Là où Whiplash dissertait du dépassement de soi, La La Land traite avec une grande mélancolie du dépassement de l'autre pour imposer sa personnalité, son art : là où Stone se cherche, inconsciemment, une figure de mentor artistique comme J.K Simmons pouvait l'être pour Miles Teller, Ryan Gosling s'empare du rôle presque à contre-coeur, plaçant sur les rails de son avenir une dame à l'avenir certain qu'il ne voudrait surtout pas entraver.

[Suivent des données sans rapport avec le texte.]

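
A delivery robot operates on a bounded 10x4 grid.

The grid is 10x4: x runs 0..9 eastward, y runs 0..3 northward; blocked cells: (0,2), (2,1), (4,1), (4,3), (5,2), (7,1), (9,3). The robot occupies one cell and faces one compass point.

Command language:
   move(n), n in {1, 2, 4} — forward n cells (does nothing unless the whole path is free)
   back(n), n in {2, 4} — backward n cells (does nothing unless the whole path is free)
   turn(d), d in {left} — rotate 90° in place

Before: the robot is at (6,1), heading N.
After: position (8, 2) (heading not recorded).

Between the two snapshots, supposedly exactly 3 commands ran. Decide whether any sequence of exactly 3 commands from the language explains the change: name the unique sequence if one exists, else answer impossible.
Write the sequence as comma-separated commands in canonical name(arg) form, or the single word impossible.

move(1), turn(left), back(2)

key: order matters: swapping move(1) and back(2) lands elsewhere
from: at (6,1), heading N
[1] after move(1): at (6,2), heading N
[2] after turn(left): at (6,2), heading W
[3] after back(2): at (8,2), heading W
all 216 alternatives checked — unique.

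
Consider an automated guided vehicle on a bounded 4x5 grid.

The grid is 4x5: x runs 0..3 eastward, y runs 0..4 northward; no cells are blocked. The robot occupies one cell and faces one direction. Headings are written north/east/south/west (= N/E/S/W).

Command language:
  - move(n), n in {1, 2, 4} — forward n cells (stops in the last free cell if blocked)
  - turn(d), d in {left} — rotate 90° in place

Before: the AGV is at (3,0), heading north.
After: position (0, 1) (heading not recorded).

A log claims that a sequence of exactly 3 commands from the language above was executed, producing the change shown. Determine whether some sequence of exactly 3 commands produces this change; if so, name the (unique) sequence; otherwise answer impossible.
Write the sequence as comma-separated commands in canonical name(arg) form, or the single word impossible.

key: order matters: swapping move(1) and move(4) lands elsewhere
t0: at (3,0), heading north
t=1 move(1) ⇒ at (3,1), heading north
t=2 turn(left) ⇒ at (3,1), heading west
t=3 move(4) ⇒ at (0,1), heading west
no other 3-command option fits: unique.

move(1), turn(left), move(4)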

La notion du sacrifice en non-dits, qui héroïse clairement la figure solitaire du personnage de Gosling, trouve son paroxysme dans cette dernière scène digne des plus belles histoires d'amour, que seul le cinéma peut nous proposer. Couplée à cette sublime photographie du génial Linus Sandgren, cette histoire humaine et touchante de la déchéance d'un couple en vue de l'élévation de leur destin individuel se pose comme un ovni désabusé au sein d'une production habituellement plus proche de l'happy-ending attendu, de la résolution forcée des intrigues pour les conclure sur des notes de gaieté, qui sous couvert de nous proposer une conclusion absolument terrible, nous dévoile au final l'une des plus belles histoires d'amour du cinéma moderne, et l'une des comédies musicales les plus réussies jusqu'ici, tant elle a conscience de ses failles chorégraphiques, les assume en nous proposant tout autre chose, un regard mature, moderne, revivifiant d'un genre jusqu'ici tristement repris.
Le but de cette fin, d'en doutons pas, est de rappeler qu'il ne sert à rien de rester coincé dans le passé : le jazz n'est-il pas, après tout, simplement un regard tourné vers l'avenir?